A Moscow Region Escape

Dmitrov is the perfect destination when you suddenly realize that you can't handle Moscow a minute longer but have only half a day. Only one hour after making this decision, you can be in the main square of this sleepy Moscow region town.

In 2004, Dmitrov celebrated its 850th anniversary, cleaning up the previously dusty central part and making it pedestrian-friendly. The Kremlin is located near the main square, which has a fountain in the summer and ice statues in the winter.

Dmitrov is one of few towns in the Moscow region that have preserved the medieval ramparts around its Kremlin.
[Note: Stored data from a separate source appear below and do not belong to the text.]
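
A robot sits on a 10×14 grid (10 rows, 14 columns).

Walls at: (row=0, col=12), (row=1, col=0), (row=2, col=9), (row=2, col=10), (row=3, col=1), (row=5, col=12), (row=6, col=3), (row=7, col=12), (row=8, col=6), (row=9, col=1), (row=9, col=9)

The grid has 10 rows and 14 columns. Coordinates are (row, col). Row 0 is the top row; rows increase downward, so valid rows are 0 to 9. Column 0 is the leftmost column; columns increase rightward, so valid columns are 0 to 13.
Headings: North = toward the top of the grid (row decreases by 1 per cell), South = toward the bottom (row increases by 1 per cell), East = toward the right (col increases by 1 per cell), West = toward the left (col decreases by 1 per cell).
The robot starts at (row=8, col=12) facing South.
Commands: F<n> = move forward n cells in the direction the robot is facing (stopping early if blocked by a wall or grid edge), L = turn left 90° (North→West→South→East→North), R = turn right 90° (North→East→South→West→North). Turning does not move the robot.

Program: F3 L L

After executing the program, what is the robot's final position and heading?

Start: (row=8, col=12), facing South
  F3: move forward 1/3 (blocked), now at (row=9, col=12)
  L: turn left, now facing East
  L: turn left, now facing North
Final: (row=9, col=12), facing North

Answer: Final position: (row=9, col=12), facing North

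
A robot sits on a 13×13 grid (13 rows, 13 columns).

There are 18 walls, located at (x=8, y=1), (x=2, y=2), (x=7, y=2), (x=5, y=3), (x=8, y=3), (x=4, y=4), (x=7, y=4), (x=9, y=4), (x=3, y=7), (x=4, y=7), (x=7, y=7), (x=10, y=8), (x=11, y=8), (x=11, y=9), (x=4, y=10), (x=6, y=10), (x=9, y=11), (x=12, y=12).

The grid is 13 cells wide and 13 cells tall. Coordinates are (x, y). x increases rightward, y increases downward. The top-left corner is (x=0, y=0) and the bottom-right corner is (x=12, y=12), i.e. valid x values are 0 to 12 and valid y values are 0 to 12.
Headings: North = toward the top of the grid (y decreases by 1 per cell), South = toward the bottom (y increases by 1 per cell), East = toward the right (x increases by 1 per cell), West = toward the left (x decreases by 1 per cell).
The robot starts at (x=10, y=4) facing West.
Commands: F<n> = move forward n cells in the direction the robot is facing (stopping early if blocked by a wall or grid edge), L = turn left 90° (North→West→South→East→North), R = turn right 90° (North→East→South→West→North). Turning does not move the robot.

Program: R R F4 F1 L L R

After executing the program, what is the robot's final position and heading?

Answer: Final position: (x=12, y=4), facing North

Derivation:
Start: (x=10, y=4), facing West
  R: turn right, now facing North
  R: turn right, now facing East
  F4: move forward 2/4 (blocked), now at (x=12, y=4)
  F1: move forward 0/1 (blocked), now at (x=12, y=4)
  L: turn left, now facing North
  L: turn left, now facing West
  R: turn right, now facing North
Final: (x=12, y=4), facing North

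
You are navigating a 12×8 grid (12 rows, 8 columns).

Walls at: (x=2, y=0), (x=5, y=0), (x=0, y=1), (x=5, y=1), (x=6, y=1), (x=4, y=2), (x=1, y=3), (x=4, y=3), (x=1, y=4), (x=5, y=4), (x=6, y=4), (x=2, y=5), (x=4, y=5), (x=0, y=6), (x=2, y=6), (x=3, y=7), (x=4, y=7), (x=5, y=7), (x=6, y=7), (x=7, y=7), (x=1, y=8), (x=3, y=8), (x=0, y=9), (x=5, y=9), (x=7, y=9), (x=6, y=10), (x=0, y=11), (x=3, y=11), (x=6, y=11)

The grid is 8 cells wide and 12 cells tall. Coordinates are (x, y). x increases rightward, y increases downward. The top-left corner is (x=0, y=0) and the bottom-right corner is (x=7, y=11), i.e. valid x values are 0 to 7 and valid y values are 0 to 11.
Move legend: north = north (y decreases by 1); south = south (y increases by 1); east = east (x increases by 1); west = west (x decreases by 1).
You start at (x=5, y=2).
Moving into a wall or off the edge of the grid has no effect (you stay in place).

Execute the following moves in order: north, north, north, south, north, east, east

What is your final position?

Start: (x=5, y=2)
  [×3]north (north): blocked, stay at (x=5, y=2)
  south (south): (x=5, y=2) -> (x=5, y=3)
  north (north): (x=5, y=3) -> (x=5, y=2)
  east (east): (x=5, y=2) -> (x=6, y=2)
  east (east): (x=6, y=2) -> (x=7, y=2)
Final: (x=7, y=2)

Answer: Final position: (x=7, y=2)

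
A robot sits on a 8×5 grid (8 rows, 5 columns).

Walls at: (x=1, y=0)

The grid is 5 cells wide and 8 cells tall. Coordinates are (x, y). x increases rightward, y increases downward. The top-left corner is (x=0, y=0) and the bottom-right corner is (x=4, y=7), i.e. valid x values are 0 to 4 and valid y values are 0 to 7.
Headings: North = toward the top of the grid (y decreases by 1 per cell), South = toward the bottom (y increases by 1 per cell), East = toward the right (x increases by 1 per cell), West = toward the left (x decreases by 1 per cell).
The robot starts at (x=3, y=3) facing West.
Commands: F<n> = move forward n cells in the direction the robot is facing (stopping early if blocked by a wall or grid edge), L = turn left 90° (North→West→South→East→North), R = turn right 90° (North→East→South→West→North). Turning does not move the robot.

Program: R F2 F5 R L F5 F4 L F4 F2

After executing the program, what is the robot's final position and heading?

Start: (x=3, y=3), facing West
  R: turn right, now facing North
  F2: move forward 2, now at (x=3, y=1)
  F5: move forward 1/5 (blocked), now at (x=3, y=0)
  R: turn right, now facing East
  L: turn left, now facing North
  F5: move forward 0/5 (blocked), now at (x=3, y=0)
  F4: move forward 0/4 (blocked), now at (x=3, y=0)
  L: turn left, now facing West
  F4: move forward 1/4 (blocked), now at (x=2, y=0)
  F2: move forward 0/2 (blocked), now at (x=2, y=0)
Final: (x=2, y=0), facing West

Answer: Final position: (x=2, y=0), facing West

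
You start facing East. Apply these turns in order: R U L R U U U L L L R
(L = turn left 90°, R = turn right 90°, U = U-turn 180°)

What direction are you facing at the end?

Answer: Final heading: North

Derivation:
Start: East
  R (right (90° clockwise)) -> South
  U (U-turn (180°)) -> North
  L (left (90° counter-clockwise)) -> West
  R (right (90° clockwise)) -> North
  U (U-turn (180°)) -> South
  U (U-turn (180°)) -> North
  U (U-turn (180°)) -> South
  L (left (90° counter-clockwise)) -> East
  L (left (90° counter-clockwise)) -> North
  L (left (90° counter-clockwise)) -> West
  R (right (90° clockwise)) -> North
Final: North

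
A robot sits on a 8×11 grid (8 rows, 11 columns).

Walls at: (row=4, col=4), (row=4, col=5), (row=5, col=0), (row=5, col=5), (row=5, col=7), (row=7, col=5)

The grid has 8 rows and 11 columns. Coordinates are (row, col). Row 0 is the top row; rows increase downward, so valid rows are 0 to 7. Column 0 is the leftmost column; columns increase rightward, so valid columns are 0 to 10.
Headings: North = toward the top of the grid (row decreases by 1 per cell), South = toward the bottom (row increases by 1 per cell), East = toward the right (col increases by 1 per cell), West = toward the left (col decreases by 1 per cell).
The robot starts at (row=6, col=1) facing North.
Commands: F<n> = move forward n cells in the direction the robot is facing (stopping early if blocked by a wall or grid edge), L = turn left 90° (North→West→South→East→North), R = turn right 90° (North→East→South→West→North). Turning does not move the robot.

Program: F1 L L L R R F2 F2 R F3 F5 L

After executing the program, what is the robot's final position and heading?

Start: (row=6, col=1), facing North
  F1: move forward 1, now at (row=5, col=1)
  L: turn left, now facing West
  L: turn left, now facing South
  L: turn left, now facing East
  R: turn right, now facing South
  R: turn right, now facing West
  F2: move forward 0/2 (blocked), now at (row=5, col=1)
  F2: move forward 0/2 (blocked), now at (row=5, col=1)
  R: turn right, now facing North
  F3: move forward 3, now at (row=2, col=1)
  F5: move forward 2/5 (blocked), now at (row=0, col=1)
  L: turn left, now facing West
Final: (row=0, col=1), facing West

Answer: Final position: (row=0, col=1), facing West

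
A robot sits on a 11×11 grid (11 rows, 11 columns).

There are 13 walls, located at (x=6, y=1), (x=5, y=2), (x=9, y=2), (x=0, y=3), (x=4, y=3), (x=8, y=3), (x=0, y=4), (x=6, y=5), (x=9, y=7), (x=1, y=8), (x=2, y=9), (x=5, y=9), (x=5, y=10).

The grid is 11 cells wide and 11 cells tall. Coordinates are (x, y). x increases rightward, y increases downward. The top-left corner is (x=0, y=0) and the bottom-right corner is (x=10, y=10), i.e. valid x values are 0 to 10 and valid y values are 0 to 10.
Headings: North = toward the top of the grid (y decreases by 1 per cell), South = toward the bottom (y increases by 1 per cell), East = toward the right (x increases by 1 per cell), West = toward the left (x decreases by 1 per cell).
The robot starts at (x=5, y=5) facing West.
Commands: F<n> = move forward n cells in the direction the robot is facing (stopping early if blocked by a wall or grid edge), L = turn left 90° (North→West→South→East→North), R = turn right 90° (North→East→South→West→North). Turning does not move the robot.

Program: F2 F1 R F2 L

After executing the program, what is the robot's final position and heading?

Start: (x=5, y=5), facing West
  F2: move forward 2, now at (x=3, y=5)
  F1: move forward 1, now at (x=2, y=5)
  R: turn right, now facing North
  F2: move forward 2, now at (x=2, y=3)
  L: turn left, now facing West
Final: (x=2, y=3), facing West

Answer: Final position: (x=2, y=3), facing West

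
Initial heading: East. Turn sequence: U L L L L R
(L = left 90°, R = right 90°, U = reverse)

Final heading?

Answer: Final heading: North

Derivation:
Start: East
  U (U-turn (180°)) -> West
  L (left (90° counter-clockwise)) -> South
  L (left (90° counter-clockwise)) -> East
  L (left (90° counter-clockwise)) -> North
  L (left (90° counter-clockwise)) -> West
  R (right (90° clockwise)) -> North
Final: North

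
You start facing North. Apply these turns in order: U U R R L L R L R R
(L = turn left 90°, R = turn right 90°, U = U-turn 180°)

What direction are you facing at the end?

Start: North
  U (U-turn (180°)) -> South
  U (U-turn (180°)) -> North
  R (right (90° clockwise)) -> East
  R (right (90° clockwise)) -> South
  L (left (90° counter-clockwise)) -> East
  L (left (90° counter-clockwise)) -> North
  R (right (90° clockwise)) -> East
  L (left (90° counter-clockwise)) -> North
  R (right (90° clockwise)) -> East
  R (right (90° clockwise)) -> South
Final: South

Answer: Final heading: South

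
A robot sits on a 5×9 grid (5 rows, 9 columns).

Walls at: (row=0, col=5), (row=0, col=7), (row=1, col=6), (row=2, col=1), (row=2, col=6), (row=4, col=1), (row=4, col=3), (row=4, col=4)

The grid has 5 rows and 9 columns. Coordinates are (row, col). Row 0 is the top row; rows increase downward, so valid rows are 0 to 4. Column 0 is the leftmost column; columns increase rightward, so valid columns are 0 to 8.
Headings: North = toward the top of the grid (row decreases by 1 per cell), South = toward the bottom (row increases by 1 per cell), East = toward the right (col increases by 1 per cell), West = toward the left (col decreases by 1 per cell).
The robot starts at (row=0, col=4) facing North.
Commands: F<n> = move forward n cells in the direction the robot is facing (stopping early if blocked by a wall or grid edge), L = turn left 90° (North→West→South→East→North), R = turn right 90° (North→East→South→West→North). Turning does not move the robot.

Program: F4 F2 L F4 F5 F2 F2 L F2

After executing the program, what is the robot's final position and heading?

Start: (row=0, col=4), facing North
  F4: move forward 0/4 (blocked), now at (row=0, col=4)
  F2: move forward 0/2 (blocked), now at (row=0, col=4)
  L: turn left, now facing West
  F4: move forward 4, now at (row=0, col=0)
  F5: move forward 0/5 (blocked), now at (row=0, col=0)
  F2: move forward 0/2 (blocked), now at (row=0, col=0)
  F2: move forward 0/2 (blocked), now at (row=0, col=0)
  L: turn left, now facing South
  F2: move forward 2, now at (row=2, col=0)
Final: (row=2, col=0), facing South

Answer: Final position: (row=2, col=0), facing South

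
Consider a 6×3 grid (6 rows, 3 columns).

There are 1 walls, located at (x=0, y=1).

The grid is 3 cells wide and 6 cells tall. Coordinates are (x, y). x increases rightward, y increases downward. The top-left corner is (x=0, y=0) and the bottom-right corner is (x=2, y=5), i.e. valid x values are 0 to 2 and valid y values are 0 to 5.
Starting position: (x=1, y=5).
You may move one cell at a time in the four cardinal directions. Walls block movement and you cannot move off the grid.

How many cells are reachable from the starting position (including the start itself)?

BFS flood-fill from (x=1, y=5):
  Distance 0: (x=1, y=5)
  Distance 1: (x=1, y=4), (x=0, y=5), (x=2, y=5)
  Distance 2: (x=1, y=3), (x=0, y=4), (x=2, y=4)
  Distance 3: (x=1, y=2), (x=0, y=3), (x=2, y=3)
  Distance 4: (x=1, y=1), (x=0, y=2), (x=2, y=2)
  Distance 5: (x=1, y=0), (x=2, y=1)
  Distance 6: (x=0, y=0), (x=2, y=0)
Total reachable: 17 (grid has 17 open cells total)

Answer: Reachable cells: 17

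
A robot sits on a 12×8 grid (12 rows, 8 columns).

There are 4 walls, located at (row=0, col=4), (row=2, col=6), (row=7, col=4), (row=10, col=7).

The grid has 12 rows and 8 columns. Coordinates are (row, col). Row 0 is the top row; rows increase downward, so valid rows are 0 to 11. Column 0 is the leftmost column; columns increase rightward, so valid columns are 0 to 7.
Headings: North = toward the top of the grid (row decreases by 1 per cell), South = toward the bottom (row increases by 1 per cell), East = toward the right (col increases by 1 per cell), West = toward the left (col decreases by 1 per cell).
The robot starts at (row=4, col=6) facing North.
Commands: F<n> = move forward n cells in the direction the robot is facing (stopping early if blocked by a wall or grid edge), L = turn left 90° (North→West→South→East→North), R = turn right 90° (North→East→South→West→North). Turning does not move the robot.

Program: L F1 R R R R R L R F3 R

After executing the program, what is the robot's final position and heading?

Answer: Final position: (row=1, col=5), facing East

Derivation:
Start: (row=4, col=6), facing North
  L: turn left, now facing West
  F1: move forward 1, now at (row=4, col=5)
  R: turn right, now facing North
  R: turn right, now facing East
  R: turn right, now facing South
  R: turn right, now facing West
  R: turn right, now facing North
  L: turn left, now facing West
  R: turn right, now facing North
  F3: move forward 3, now at (row=1, col=5)
  R: turn right, now facing East
Final: (row=1, col=5), facing East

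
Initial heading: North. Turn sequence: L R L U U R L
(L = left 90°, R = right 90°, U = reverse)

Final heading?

Start: North
  L (left (90° counter-clockwise)) -> West
  R (right (90° clockwise)) -> North
  L (left (90° counter-clockwise)) -> West
  U (U-turn (180°)) -> East
  U (U-turn (180°)) -> West
  R (right (90° clockwise)) -> North
  L (left (90° counter-clockwise)) -> West
Final: West

Answer: Final heading: West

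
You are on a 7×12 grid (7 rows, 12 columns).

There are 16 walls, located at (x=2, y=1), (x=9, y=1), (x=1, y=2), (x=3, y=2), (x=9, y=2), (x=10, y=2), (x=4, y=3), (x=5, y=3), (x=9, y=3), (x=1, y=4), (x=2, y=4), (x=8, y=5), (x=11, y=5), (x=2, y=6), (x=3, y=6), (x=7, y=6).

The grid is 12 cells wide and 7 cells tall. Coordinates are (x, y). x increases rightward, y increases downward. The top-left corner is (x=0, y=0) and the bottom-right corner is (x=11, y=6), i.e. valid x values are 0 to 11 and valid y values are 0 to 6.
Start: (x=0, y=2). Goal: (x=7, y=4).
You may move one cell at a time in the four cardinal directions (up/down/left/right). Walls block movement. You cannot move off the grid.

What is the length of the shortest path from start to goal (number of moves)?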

The ramparts, reaching 15 meters in height, are likely to have been there even before the Mongols and are the main attraction in the city. The wooden walls that stood on the ridge were not preserved, but one of the three wooden gates to the Kremlin was reconstructed in 2004. The ramparts provide the best vantage point to see the churches inside and are converted to a sledding area in the winter.

Dmitrov is about the same age as Moscow and was founded in 1154 by Prince Yury Dolgoruky. As the legend goes, when Yury was crossing the Yakhroma River, his wife gave birth to their son Vsevolod, and Dmitrov was founded at the site as a fortress to protect the border of his princedom. It was one of the largest cities in Russia in the first part of the 15th century, when it was a merchant town.


Maria Antonova / MT
Only a short trip from Moscow, Dmitrov offers visitors a Kremlin and a monastery built in different architectural styles.
Hiding behind the ramparts is the 16th-century Dormition Cathedral, a smaller church and the museum. Dmitrov's museum was created in 1918 with help from Russia's "anarchist prince" Pyotr Kropotkin, who lived in the town after his return from years abroad. He refused ministerial positions in Moscow and lived quietly at 95 Ulitsa. Kropotkina in a wooden house until his death. The modernist house built in 1895 rotted and was demolished. A new development called "The Return of Kropotkin" is now being constructed on the site.

Kropotkina is the street running on the other side of the Kremlin, now the location of a dozen life-size bronze sculptures by Moscow sculptor Rukavishnikov depicting various people strolling around town. If you go past them onto Ulitsa Liry Nikolskoi and walk through a neighborhood of pretty one-story houses, eventually you will hit Dmitrov's second major attraction, the Borisoglebsky Monastery. It was also founded by Dolgoruky but rebuilt practically anew in 1620 after the Poles destroyed it. For many years the offices of the Moscow Canal were located here.

The Moscow Canal was dug between the Volga and Moscow rivers in the 1930s, mostly by prisoners. To construct it, a gulag camp was placed in Dmitrov. It was the largest one in the prison camp system and numbered 200,000 people. Stalin's ambitious canal project was 128 kilometers long, had 11 locks and many dams and hydropower plants. Most of the people who participated in its construction were later executed at the Butovo polygon in the south of Moscow. The canal transformed Dmitrov from a forgotten backwater town to an industrial city. It lies to the east of the tracks, opposite town. Today the canal is a favorite spot for ice fishermen.

How to Get There
By car: Take Dmitrovskoye Shosse, or A104. Dmitrov is 65 kilometers away from the capital.
By train: There are frequent suburban trains from Savyolovsky Station. There is a weekend express to Dubna at 10:05 a.m. that stops in Dmitrov and takes one hour.
By bus: Bus 401 leaves from Altufyevo metro every 20 minutes and drives along the Moscow Canal. The trip takes about 1 1/2 hours.
What to See
Dmitrov Kremlin
Open 10 a.m. to 5 p.m., closed Monday and Tuesday. Forty rubles for all three exhibitions.
The museum has the usual collection of prehistoric pebbles, folk art and personal belongings from estates in the Dmitrov region. You can get a group tour of the Kremlin -- the price is 1,000 rubles for 40 people.
16 Istoricheskaya Pl. (222) 587-32-04

Borisoglebsky Monastery
A well-kept and quiet monastery with only nine monks. Apparently they keep peacocks in the big metal cage that you see on the right when you enter, but the birds probably move to a warmer spot during the winter months.
4 Ul. Minina

Moscow Canal
You can get to the canal by crossing the railroad tracks. Yakhroma, a town about 5 kilometers south of Dmitrov, has the famous Lock No. 3, with two caravels modeled after the ship sailed by Columbus.

Where to Eat
Stary Gorod Cafe
A basement venue with paintings of the old town on the walls that doesn't get a lot of traffic. Starters for 110 to 200 rubles, main dishes under 300, coffee, cocktails. The chef seems to have a penchant for cheese.